Les dérapages antisémites de la campagne de Chavez au Venezuela

 

Le 7 octobre, le président vénézuélien Hugo Chavez brigue un troisième mandat. L’opposition a choisi comme candidat Henrique Capriles Radonski, ancien gouverneur de l’Etat de Miranda (à l'est de Caracas).

Tous ceux qui ont assisté à ses discours le savent, Chavez a le verbe facile et l’insulte sur le bout de la langue.

Il a rejeté un débat télévisé avec le candidat de l’opposition avec un simple argument : ce dernier serait un « nul ».

La disqualification est une ressource commode pour ceux qui refusent la contradiction et le dialogue.

Chavez traite son adversaire de « jalabola » (lèche cul) de l’impérialisme ou de l’Empire et de candidat « majunche » (falot, médiocre).

Chavez se présente lui-même comme « candidat de la patrie ». Il a donc désigné son opposant comme le « candidat de l’anti-patrie ». C’est un classique du répertoire nationaliste : ainsi, « l’anti-France » désignait pêle-mêle les juifs, les maçons, les communistes...

Mais Chavez ne s’est pas contenté de pointer du doigt Capriles comme « candidat de l’étranger » : il est passé de « candidat anti-patrie » à « candidat apatride ».

Ce glissement est lourd de sens. Dans le premier cas, on est dans le système binaire, pour ou contre, ami ou ennemi. Dans le second cas, on désigne un candidat qui n’a pas de patrie, qui n’a pas sa place dans le concert des nations. Appliqué à Capriles Radonski, catholique d’origine juive, il renvoie implicitement à la figure du juif dépourvu de patrie, le juif de la diaspora, le juif errant.

Une autre limite est franchie lorsque Chavez traite Capriles de « porc ». La bestialisation et la déshumanisation de l’ennemi sont courantes dans la rhétorique des nationalismes. Le péronisme appelait ses opposants des « gorilles », le castrisme désignait les exilés comme des « gusanos » (vermine). Le bestiaire n’est pas indifférent : « porc », « vermine » ou « rat » n’ont pas le même sens qu’« âne ».

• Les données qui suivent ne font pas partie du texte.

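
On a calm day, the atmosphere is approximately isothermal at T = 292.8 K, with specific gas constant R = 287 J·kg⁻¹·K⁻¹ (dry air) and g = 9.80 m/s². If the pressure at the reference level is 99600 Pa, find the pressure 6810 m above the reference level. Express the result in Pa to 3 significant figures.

Scale height: H = RT/g = 287 × 292.8 / 9.80 = 8574.9 m.
Barometric formula: P = P₀ exp(−z/H).
z/H = 6810.0/8574.9 = 0.79418; exp(−0.79418) = 0.45195.
P = 99600 × 0.45195 = 45014 Pa.

P ≈ 45000 Pa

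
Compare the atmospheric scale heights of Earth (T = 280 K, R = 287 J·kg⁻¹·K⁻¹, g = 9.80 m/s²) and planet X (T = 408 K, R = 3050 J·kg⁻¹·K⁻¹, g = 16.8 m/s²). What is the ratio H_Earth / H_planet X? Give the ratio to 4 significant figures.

H_Earth/H_planet X ≈ 0.1107

H = RT/g for each body.
H_Earth = 287 × 280 / 9.80 = 8200.0 m.
H_planet X = 3050 × 408 / 16.8 = 74071 m.
H_Earth/H_planet X = 8200.0/74071 = 0.11070.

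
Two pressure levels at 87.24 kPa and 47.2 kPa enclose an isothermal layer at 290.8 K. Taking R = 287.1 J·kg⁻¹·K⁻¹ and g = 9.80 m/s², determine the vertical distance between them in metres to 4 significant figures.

Δz ≈ 5233 m

Hypsometric equation: Δz = (R T̄/g) ln(P₁/P₂).
R T̄/g = 287.1 × 290.8 / 9.80 = 8519.3 m.
ln(87.24/47.2) = ln(1.8483) = 0.61427.
Δz = 8519.3 × 0.61427 = 5233.2 m.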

Le discours de Chavez libère la parole de ses militants. Le site chaviste Martillo Rojo écrit ainsi le nom de l’opposant : CAPrile$ Raton$ki. CAP évoque l’ancien président social-démocrate Carlos Andrés Pérez, dit CAP, destitué pour corruption. Le changement d’une simple lettre pour écrire Rat-onski se passe d’explications. Le signe du dollar incrusté dans le nom en renforce la connotation antisémite.

CAPrile$ Raton$ki est un « agent nazi-sioniste », affirme le même site chaviste.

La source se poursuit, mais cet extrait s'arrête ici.